Permis de louer et modalités de mise en œuvre des visites dans le cadre des autorisations de mise en location.
Le permis de louer est un dispositif facultatif à la main des établissements publics de coopération intercommunale (EPCI) ou des communes compétentes en matière d’habitat visant à lutter contre le mal-logement. Codifié aux articles L. 634-1 et suivants et L. 635-1 et suivants du Code de la construction et de l’habitation (CCH), il peut être déclaratif, aux fins d’avoir une connaissance plus fine du marché locatif sur un territoire défini, ou nécessiter une autorisation préalable, lorsqu’il est question de prévenir la mise en location de logements susceptibles de porter atteinte à la salubrité publique et à la sécurité.
Ce dispositif d’autorisation préalable ne peut être mis en place que sur des territoires présentant une proportion importante d’habitat dégradé.

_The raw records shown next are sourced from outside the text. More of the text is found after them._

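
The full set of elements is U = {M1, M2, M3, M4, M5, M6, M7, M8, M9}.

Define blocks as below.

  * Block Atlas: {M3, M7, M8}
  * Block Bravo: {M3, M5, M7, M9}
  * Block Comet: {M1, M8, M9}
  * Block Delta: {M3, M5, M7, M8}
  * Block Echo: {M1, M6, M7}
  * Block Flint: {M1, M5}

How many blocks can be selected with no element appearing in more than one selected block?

Atlas, Flint are pairwise disjoint (Atlas={M3,M7,M8}; Flint={M1,M5}).
Every remaining block overlaps one of these, and no 3 of the listed blocks are pairwise disjoint, so 2 is the maximum.

2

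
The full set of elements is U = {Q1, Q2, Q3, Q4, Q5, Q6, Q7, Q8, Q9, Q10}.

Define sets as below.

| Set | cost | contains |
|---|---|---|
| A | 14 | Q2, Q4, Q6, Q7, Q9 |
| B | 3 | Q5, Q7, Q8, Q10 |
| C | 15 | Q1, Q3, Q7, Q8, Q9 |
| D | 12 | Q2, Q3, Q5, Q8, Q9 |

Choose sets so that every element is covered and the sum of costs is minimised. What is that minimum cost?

32

A, B, C together cover every element (A ∪ B ∪ C = {Q1, Q2, Q3, Q4, Q5, Q6, Q7, Q8, Q9, Q10}); total cost 14 + 3 + 15 = 32.
No covering selection has total cost below 32.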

Aux termes de l’article L. 635-3 du CCH, le président de l’EPCI compétent en matière d’habitat ou, à défaut, le maire peut faire procéder à toutes visites qui lui paraissent utiles pour examiner le logement, dans un délai d’un mois à compter du dépôt de la demande d’autorisation.
Le sénateur interroge le ministre charge du logement sur les modalités pratiques des visites de contrôle, et notamment sur trois points :
– Les agents habilités : quelles conditions doivent remplir les agents communaux ou intercommunaux chargés des visites (délégation, agrément, assermentation) ?

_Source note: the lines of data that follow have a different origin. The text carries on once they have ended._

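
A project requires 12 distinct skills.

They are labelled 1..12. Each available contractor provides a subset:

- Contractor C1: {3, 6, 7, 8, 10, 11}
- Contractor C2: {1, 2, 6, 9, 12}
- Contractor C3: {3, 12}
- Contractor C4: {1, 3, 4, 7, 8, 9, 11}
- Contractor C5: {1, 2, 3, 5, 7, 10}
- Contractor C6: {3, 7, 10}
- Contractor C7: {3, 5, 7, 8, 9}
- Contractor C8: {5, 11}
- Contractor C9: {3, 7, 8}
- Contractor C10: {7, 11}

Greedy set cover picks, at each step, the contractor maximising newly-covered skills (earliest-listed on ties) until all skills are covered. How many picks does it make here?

3

Greedy: pick C4 (covers 7 new) → pick C2 (covers 3 new) → pick C5 (covers 2 new). Total picks: 3.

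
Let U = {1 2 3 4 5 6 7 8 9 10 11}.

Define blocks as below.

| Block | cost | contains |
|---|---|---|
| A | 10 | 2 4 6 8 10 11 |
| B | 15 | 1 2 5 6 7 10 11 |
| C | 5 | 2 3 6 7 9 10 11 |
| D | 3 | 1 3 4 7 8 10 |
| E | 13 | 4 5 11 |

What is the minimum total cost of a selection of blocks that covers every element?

21

C, D, E together cover every element (C ∪ D ∪ E = {1, 2, 3, 4, 5, 6, 7, 8, 9, 10, 11}); total cost 5 + 3 + 13 = 21.
No covering selection has total cost below 21.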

– La facturation : les visites peuvent-elles être facturées au bailleur et, le cas échéant, selon quelles modalités de fixation du tarif ?
– Le recours à un prestataire privé : les visites peuvent-elles être confiées à un opérateur privé, éventuellement pour réaliser une expertise technique complémentaire, et les frais peuvent-ils être répercutés sur le bailleur ?
Dans sa réponse (►Consulter la réponse), le ministre indique qu’aucun texte ne prévoit, pour ce type de visite, d’habilitation ou d’assermentation spécifique des agents, contrairement aux agents communaux mentionnés aux articles L. 651-6 et L. 651-7 du CCH, lesquels appartiennent à un service communal de logement chargé de constater les conditions dans lesquelles sont effectivement occupés les locaux qu’ils visitent, dans les limites strictes d’un périmètre défini et de leur ordre de mission.
Par ailleurs, les agents effectuant ces visites n’ont pas besoin d’être titulaires d’un arrêté de délégation du président d’EPCI ou du maire. Seule l’instruction des dossiers d’autorisation est susceptible, le cas échéant, de nécessiter un arrêté de délégation de signature du président de l’EPCI ou du maire.
En outre, aucune disposition législative ne prévoit la possibilité de confier l’instruction des demandes à un ou plusieurs prestataires privés.
Enfin, l’instruction des autorisations préalables de mise en location s’analyse comme un service public administratif avec lequel le paiement d’une redevance pour service rendu n’est pas incompatible. Néanmoins, en l’état actuel des textes, le coût de l’instruction de ses demandes d’autorisation ne peut, sans une disposition législative en ce sens, être mis en totalité ou en partie à la charge du bailleur.
J.O. Sénat Mizzon, 03/09/2026, Q. 5543, P. 4115.